Kültür ve Turizm Bakanı Nabi Avcı ile Gençlik ve Spor Bakanı Çağatay Kılıç, Erdoğan’ın başbakanlık danışmanlığından yadigâr isimlerdi. Kabinenin kadroluları, sabiteleri arasındaydılar. Kaç revizyon atlattılar, hepsinden ayakta çıktılar. Gidişleri tamamen sürpriz oldu. Belki de kimsenin değişmez ya da vazgeçilmez olmadığını göstermek içindir.
Çalışma Bakanı Mehmet Müezzinoğlu ile Tarım Bakanı Faruk Çelik de, AK Parti siyasetinin kıdemlilerindendiler. Tahmin şansımı denesem, ilk hakta bilemezdim.
Tek istisna, Başbakan Yardımcısı Tuğrul Türkeş. AK Parti-MHP yakınlaşmasının kurbanı oldu.
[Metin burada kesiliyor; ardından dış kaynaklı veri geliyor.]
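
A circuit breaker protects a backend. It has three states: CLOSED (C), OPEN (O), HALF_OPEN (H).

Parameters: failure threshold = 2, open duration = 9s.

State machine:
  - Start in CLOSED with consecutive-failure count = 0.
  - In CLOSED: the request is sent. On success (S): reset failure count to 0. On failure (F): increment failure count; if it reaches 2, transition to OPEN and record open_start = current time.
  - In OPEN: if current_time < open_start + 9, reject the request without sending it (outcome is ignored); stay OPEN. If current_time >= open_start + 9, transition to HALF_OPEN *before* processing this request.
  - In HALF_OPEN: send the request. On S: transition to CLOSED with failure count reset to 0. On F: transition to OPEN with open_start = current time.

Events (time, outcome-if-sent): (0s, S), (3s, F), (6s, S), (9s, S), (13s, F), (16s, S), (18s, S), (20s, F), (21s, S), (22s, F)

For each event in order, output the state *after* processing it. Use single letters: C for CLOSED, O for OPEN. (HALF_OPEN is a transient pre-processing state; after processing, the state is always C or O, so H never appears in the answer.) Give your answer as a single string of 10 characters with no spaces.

Answer: CCCCCCCCCC

Derivation:
State after each event:
  event#1 t=0s outcome=S: state=CLOSED
  event#2 t=3s outcome=F: state=CLOSED
  event#3 t=6s outcome=S: state=CLOSED
  event#4 t=9s outcome=S: state=CLOSED
  event#5 t=13s outcome=F: state=CLOSED
  event#6 t=16s outcome=S: state=CLOSED
  event#7 t=18s outcome=S: state=CLOSED
  event#8 t=20s outcome=F: state=CLOSED
  event#9 t=21s outcome=S: state=CLOSED
  event#10 t=22s outcome=F: state=CLOSED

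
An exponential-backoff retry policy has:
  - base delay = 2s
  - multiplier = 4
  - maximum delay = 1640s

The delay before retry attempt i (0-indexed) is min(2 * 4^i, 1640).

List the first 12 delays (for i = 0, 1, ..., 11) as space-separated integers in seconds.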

Bahçeli’nin ‘istenmeyen adam’ listesinde başı çekerdi. Kabine-toto oynasam, çıkarılacaklar arasında banko işaretlerdim adını.
SON ARGÜMAN: GELENLERE NE ÖNERMELİ
Adalet Bakanlığı’nda Bekir Bozdağ’ın yerini doldurmak kolay olmayacak, çıtayı bambaşka bir düzeye çekti. Ki ancak Abdülhamit Gül oradan daha başka yüksekliklere taşıyabilirdi, tam isabet yani.
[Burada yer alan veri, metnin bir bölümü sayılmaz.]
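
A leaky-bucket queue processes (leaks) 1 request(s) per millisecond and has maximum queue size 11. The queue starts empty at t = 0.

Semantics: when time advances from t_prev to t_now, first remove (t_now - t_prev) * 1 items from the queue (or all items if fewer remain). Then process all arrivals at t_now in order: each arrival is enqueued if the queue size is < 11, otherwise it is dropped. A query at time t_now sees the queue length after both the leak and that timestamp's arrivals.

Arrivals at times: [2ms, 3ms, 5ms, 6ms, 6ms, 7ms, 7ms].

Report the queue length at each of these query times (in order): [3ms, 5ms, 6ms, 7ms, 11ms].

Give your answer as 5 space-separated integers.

Answer: 1 1 2 3 0

Derivation:
Queue lengths at query times:
  query t=3ms: backlog = 1
  query t=5ms: backlog = 1
  query t=6ms: backlog = 2
  query t=7ms: backlog = 3
  query t=11ms: backlog = 0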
Numan Kurtulmuş, hükümet sözcülüğünde gayet iyiydi ama yine de sevindim, belki Kültür Bakanlığı Kurtulmuş’la sonunda kurtulur.
Gidenlerin hepsi tecrübeliydi ama hepsi için ‘başarılıydı’ denilemez. Ancak kalanların hepsi için de bu söylenemez. Tutunma kriterleri farklı.
Farkı yeni deneyimleyecekleri kutlar, başarı ve kolaylıklar dilerim.